Switch Putter Notah Begay Wins

                                                                                                                                                                                                                                                                                      Notah Begay Wins with Switch PuttingAugust 1999

My partner Brian Stack and I have been seeing Notah Begay III approximately twice a year for the last four years. We go to a couple tournaments a year to check on his progress. He invited us to come to the Reno-Tahoe Open and to give him a tune up. After his practice round on Tuesday before the tournament he asked us to help him with his right-handed putting stroke. He said “don’t mess with my left-handed stroke; it is the most consistent part of my entire golf game.”  As we were the ones who taught him to putt left-handed, we agreed. His primary difficulty was with his right-handed stroke. Two thirds of our practice time with most of the better players, is spent working on their right-handed putting strokes. We always thought it would be the other way around. We thought this would be because of the player’s lack of experience putting left-handed. Once the player is reasonably comfortable putting left-handed, they usually only need a minor tune-up to their left-handed stroke. All the major problems seem to come with their right-handed putting strokes.   

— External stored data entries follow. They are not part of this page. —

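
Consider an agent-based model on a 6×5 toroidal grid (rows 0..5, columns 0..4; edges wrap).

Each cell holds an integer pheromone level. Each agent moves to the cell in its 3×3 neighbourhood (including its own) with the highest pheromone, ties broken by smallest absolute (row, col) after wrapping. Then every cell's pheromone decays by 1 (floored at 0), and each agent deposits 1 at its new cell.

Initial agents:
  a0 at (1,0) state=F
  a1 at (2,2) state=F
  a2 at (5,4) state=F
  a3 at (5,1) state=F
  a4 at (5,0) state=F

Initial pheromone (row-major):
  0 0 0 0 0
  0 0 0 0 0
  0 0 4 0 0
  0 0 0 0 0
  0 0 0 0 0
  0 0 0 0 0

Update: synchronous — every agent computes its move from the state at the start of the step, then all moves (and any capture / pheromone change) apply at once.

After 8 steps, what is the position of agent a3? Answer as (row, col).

t=1: a0@(0,0) a1@(2,2) a2@(0,0) a3@(0,0) a4@(0,0) | pheromone: 4 0 0 0 0 / 0 0 0 0 0 / 0 0 4 0 0 / 0 0 0 0 0 / 0 0 0 0 0 / 0 0 0 0 0
t=2: a0@(0,0) a1@(2,2) a2@(0,0) a3@(0,0) a4@(0,0) | pheromone: 7 0 0 0 0 / 0 0 0 0 0 / 0 0 4 0 0 / 0 0 0 0 0 / 0 0 0 0 0 / 0 0 0 0 0
t=3: a0@(0,0) a1@(2,2) a2@(0,0) a3@(0,0) a4@(0,0) | pheromone: 10 0 0 0 0 / 0 0 0 0 0 / 0 0 4 0 0 / 0 0 0 0 0 / 0 0 0 0 0 / 0 0 0 0 0
t=4: a0@(0,0) a1@(2,2) a2@(0,0) a3@(0,0) a4@(0,0) | pheromone: 13 0 0 0 0 / 0 0 0 0 0 / 0 0 4 0 0 / 0 0 0 0 0 / 0 0 0 0 0 / 0 0 0 0 0
t=5: a0@(0,0) a1@(2,2) a2@(0,0) a3@(0,0) a4@(0,0) | pheromone: 16 0 0 0 0 / 0 0 0 0 0 / 0 0 4 0 0 / 0 0 0 0 0 / 0 0 0 0 0 / 0 0 0 0 0
t=6: a0@(0,0) a1@(2,2) a2@(0,0) a3@(0,0) a4@(0,0) | pheromone: 19 0 0 0 0 / 0 0 0 0 0 / 0 0 4 0 0 / 0 0 0 0 0 / 0 0 0 0 0 / 0 0 0 0 0
t=7: a0@(0,0) a1@(2,2) a2@(0,0) a3@(0,0) a4@(0,0) | pheromone: 22 0 0 0 0 / 0 0 0 0 0 / 0 0 4 0 0 / 0 0 0 0 0 / 0 0 0 0 0 / 0 0 0 0 0
t=8: a0@(0,0) a1@(2,2) a2@(0,0) a3@(0,0) a4@(0,0) | pheromone: 25 0 0 0 0 / 0 0 0 0 0 / 0 0 4 0 0 / 0 0 0 0 0 / 0 0 0 0 0 / 0 0 0 0 0

(0, 0)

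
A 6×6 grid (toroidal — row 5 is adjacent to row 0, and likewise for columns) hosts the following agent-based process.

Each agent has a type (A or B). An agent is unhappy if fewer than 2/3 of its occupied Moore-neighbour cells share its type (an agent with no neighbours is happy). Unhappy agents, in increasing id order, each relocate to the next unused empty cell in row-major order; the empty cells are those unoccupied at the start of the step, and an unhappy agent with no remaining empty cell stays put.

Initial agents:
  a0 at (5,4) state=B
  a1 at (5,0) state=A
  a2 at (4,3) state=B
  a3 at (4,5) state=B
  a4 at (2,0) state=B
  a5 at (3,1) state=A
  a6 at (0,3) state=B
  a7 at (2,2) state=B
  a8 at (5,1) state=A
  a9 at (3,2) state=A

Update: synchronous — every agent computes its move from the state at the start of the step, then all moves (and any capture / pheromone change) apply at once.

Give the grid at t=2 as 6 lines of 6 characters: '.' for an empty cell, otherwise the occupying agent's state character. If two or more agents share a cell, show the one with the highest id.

...BB.
..ABBA
BAA...
......
......
....B.

t=1: a0@(5,4):B a1@(0,0):A a2@(0,1):B a3@(0,2):B a4@(0,4):B a5@(0,5):A a6@(0,3):B a7@(1,0):B a8@(5,1):A a9@(1,1):A
t=2: a0@(5,4):B a1@(1,2):A a2@(1,3):B a3@(1,4):B a4@(0,4):B a5@(1,5):A a6@(0,3):B a7@(2,0):B a8@(2,1):A a9@(2,2):A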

    Notah began the lesson by rolling in 6 out of 20 putts from 10 feet, 30%. We had been trying for the previous year to get Notah to move the ball closer to his body, more directly under his eyes. Brian had even sent Notah a letter recommending he move the ball closer to his feet and directly under his eyes. This was also my recommendation to him the last time I saw him in San Diego for the Buick Invitational. This was the same problem he had with his ball position in his long game prior to the Oregon Duck Invitational. We recommended he move the ball three balls closer, he did and went out and set the course record [10 birdie 63] on Saturday and went on to win.

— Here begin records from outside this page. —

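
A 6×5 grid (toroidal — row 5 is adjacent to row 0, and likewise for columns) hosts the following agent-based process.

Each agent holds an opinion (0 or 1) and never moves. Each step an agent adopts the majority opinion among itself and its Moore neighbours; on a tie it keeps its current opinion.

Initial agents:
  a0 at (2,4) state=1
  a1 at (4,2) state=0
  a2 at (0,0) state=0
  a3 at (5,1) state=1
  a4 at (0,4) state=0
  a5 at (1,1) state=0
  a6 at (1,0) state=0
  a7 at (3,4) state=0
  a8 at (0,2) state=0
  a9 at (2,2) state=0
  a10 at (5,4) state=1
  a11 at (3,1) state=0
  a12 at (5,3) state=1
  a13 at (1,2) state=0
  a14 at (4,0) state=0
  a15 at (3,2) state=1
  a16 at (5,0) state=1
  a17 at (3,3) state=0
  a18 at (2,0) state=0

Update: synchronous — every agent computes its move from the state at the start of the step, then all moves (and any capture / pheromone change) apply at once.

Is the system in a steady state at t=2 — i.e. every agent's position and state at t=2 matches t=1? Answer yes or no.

t=1: a0@(2,4):0 a1@(4,2):0 a2@(0,0):0 a3@(5,1):0 a4@(0,4):0 a5@(1,1):0 a6@(1,0):0 a7@(3,4):0 a8@(0,2):0 a9@(2,2):0 a10@(5,4):1 a11@(3,1):0 a12@(5,3):0 a13@(1,2):0 a14@(4,0):0 a15@(3,2):0 a16@(5,0):1 a17@(3,3):0 a18@(2,0):0
t=2: a0@(2,4):0 a1@(4,2):0 a2@(0,0):0 a3@(5,1):0 a4@(0,4):0 a5@(1,1):0 a6@(1,0):0 a7@(3,4):0 a8@(0,2):0 a9@(2,2):0 a10@(5,4):0 a11@(3,1):0 a12@(5,3):0 a13@(1,2):0 a14@(4,0):0 a15@(3,2):0 a16@(5,0):0 a17@(3,3):0 a18@(2,0):0

no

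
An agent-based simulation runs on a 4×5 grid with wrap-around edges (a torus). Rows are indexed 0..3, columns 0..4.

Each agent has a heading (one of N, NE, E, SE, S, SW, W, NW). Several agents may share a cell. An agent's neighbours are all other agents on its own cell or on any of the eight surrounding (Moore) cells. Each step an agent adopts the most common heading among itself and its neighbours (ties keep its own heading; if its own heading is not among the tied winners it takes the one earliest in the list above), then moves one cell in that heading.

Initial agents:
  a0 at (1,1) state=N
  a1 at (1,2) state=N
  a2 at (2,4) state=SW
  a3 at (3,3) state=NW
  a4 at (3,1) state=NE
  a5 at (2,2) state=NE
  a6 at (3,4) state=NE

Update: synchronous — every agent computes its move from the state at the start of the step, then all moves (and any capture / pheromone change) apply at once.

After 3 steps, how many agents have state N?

2

t=1: a0@(0,1):N a1@(0,2):N a2@(3,3):SW a3@(2,4):NE a4@(2,2):NE a5@(1,3):NE a6@(2,0):NE
t=2: a0@(3,1):N a1@(3,2):N a2@(2,4):NE a3@(1,0):NE a4@(1,3):NE a5@(0,4):NE a6@(1,1):NE
t=3: a0@(2,1):N a1@(2,2):N a2@(1,0):NE a3@(0,1):NE a4@(0,4):NE a5@(3,0):NE a6@(0,2):NE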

 In Reno our recommendation was the same for his putting, that he move the ball three balls closer to his feet and directly under his eyes. This also moved his hands closer to his body, which is a much more consistent position from which to putt.  With the ball so far away, he had developed a loop in his stroke.  He complained that his blade was finishing in a closed position. Both of these problems were essentially eliminated with the adjustment in his ball position. With his hands directly under his shoulders, his swing path was less of an arc and more straight back and straight thru. This also helped to keep the blade squarer throughout the entire putting stroke. He then proceeded to make 27 out of the next 30 putts from 10 feet, 90%. His confidence was growing with every successful series of putts. I will never forget the look on his face when he canned 5 in a row for the second straight time. 

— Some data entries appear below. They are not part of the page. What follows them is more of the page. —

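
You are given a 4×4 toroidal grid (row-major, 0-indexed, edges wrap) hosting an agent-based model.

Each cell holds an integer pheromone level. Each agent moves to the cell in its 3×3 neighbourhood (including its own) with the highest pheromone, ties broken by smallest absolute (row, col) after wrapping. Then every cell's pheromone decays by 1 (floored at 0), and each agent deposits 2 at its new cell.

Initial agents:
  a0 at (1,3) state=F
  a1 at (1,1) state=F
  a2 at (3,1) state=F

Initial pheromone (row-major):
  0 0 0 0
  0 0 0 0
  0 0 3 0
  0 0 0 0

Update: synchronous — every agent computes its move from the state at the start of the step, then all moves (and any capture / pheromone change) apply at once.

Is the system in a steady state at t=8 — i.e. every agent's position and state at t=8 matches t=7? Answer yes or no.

t=1: a0@(2,2) a1@(2,2) a2@(2,2) | pheromone: 0 0 0 0 / 0 0 0 0 / 0 0 8 0 / 0 0 0 0
t=2: a0@(2,2) a1@(2,2) a2@(2,2) | pheromone: 0 0 0 0 / 0 0 0 0 / 0 0 13 0 / 0 0 0 0
t=3: a0@(2,2) a1@(2,2) a2@(2,2) | pheromone: 0 0 0 0 / 0 0 0 0 / 0 0 18 0 / 0 0 0 0
t=4: a0@(2,2) a1@(2,2) a2@(2,2) | pheromone: 0 0 0 0 / 0 0 0 0 / 0 0 23 0 / 0 0 0 0
t=5: a0@(2,2) a1@(2,2) a2@(2,2) | pheromone: 0 0 0 0 / 0 0 0 0 / 0 0 28 0 / 0 0 0 0
t=6: a0@(2,2) a1@(2,2) a2@(2,2) | pheromone: 0 0 0 0 / 0 0 0 0 / 0 0 33 0 / 0 0 0 0
t=7: a0@(2,2) a1@(2,2) a2@(2,2) | pheromone: 0 0 0 0 / 0 0 0 0 / 0 0 38 0 / 0 0 0 0
t=8: a0@(2,2) a1@(2,2) a2@(2,2) | pheromone: 0 0 0 0 / 0 0 0 0 / 0 0 43 0 / 0 0 0 0

yes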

While we had his attention, I made one more request. I told him that he was going to make more right-handed putts, so let’s get “into the hunt”.  Notah agreed that it was time.   I also told him that like all rookies on the PGA tour, he was at a severe disadvantage in the majority of the tournaments his first year. But since this was the first year of the Reno-Tahoe Open, everyone essentially was a rookie at the Montreau Golf Club. He proceeded to putt beautifully all week... Especially impressive was his course record 9 under 63 on Saturday. He was 10 for 10 on the left to right putts left-handed within 20 feet and 7 of 8 on the right-handers inside of ten feet. He made 6 birdies left-handed and 4 right-handed for a grand total of ten birdies. He went on to win 3 more times in the next 10 months giving him 4 wins in less than a year. Proving once and for all, switch putting works at all levels, including the highest level in the game of golf, the PGA Tour

From this point in time Switch putting was no longer just an obscure radical putting theory, but a proven method of putting at all levels of the game of golf.